I have tried to troubleshoot it this AM. Took the bag cover off, checked the filter and bag (both were fine), and replace the cover correctly (i.e. the latch is locked back into place). Also, took the brushroll cover off, cleaned out the brushroller, and replaced the cover.
Still nothing - no lights flash, no hum.

Does anyone have a suggestion (other than "find a local dealer")?  Thanks!


----------



## hewee (Oct 26, 2001)

What model is it because that will help other help you. 
You got a manual?

Electrolux Vacuum Cleaner Manuals


----------



## HandyAndy94 (Mar 21, 2010)

Hewee,

Thanks for your response.

The model is listed in the original post - Intensity Upright.

As for the manual, yes, we do have one. When I went through the troubleshooting process, I followed the manual line by line. Unfortunately, as I mentioned in the post, the problem still exists - it won't start.

Any further recommendations? Thanks...


----------



## blues_harp28 (Jan 9, 2005)

Hi you have not mentioned - checking the fuse in the plug.


----------



## hewee (Oct 26, 2001)

I can not find the "Electrolux Intensity Upright"
They all seem to have a model number on them that starts with a number or letter or most of them do.

Like a search on the name "Electrolux Intensity Upright" I get this and there may be others. 
Electrolux EL5020A Intensity Upright Vacuum Cleaner.
But the EL5020A is not listed but it may not be what you have so your need to get the model number.

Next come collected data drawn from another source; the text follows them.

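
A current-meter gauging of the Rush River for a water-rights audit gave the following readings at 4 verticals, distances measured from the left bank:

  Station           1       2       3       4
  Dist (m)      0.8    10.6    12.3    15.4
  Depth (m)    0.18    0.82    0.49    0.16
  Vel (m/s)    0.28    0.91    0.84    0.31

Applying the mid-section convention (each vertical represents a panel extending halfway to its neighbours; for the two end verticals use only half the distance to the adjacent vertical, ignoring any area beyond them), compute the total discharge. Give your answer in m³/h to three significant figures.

20200 m³/h

w_1 = (10.6 − 0.8)/2 = 4.9 m; q_1 = 0.28 × 0.18 × 4.9 = 0.2470 m³/s
w_2 = (12.3 − 0.8)/2 = 5.75 m; q_2 = 0.91 × 0.82 × 5.75 = 4.291 m³/s
w_3 = (15.4 − 10.6)/2 = 2.4 m; q_3 = 0.84 × 0.49 × 2.4 = 0.9878 m³/s
w_4 = (15.4 − 12.3)/2 = 1.55 m; q_4 = 0.31 × 0.16 × 1.55 = 0.07688 m³/s
Q = Σ qᵢ = 5.602 m³/s
= 5.602 × 3600 = 20170 m³/h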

Does the light effect it getting power? Mean if the light goes out the power goes out to the motor. So check the bulb.

OK I found this.
http://vacuum-cleaner-advisor.com/Electrolux-Vacuums/Electrolux-EL5020A-Intensity-vacuum.html
http://smallappliances.electroluxusa.com/Files/77397_Intensity_OG Final.pdf

Is that the same as yours?
It is Model Number: EL5020

Now seeing that clip it looks like there is no light bulb to help you see things in the darker places on that unit.
But if that is what you have my guess is they way it unfolds and guess all has to lock into place to get the unit to turn on. Something is not snapping back right or a part that deals with the power that you can not see is not.


----------



## Cheeseball81 (Mar 3, 2004)

Kelly Ripa would be appalled!


----------



## Who's Me (Aug 29, 2006)

There should be a switch that is pressed when you put the bag cover on that will not allow power when the bag cover is off. It is probably not obvious because they don't want you pushing it. There may have been a little tab sticking off of the cover that goes into a hole when you put the cover on that has broken off. You could test it but I don't know your experience inside of machines that can electrocute and maim you so I will stop here.


----------



## hewee (Oct 26, 2001)

The electrocution


----------



## 68nova200 (Mar 19, 2010)

those machines are terrible. i work at a vacuum repair shop, the most common problem with those is that the cord reel burns out. in most cases the cord reel was damaged to a point of fire in the machine, in your case i would not plug the unit in until you take it to a warranty station for electrolux. also electrolux was bought out by eureka so, sorry to say it, but that machine is crap designed to die, nothing like the old style machines.


----------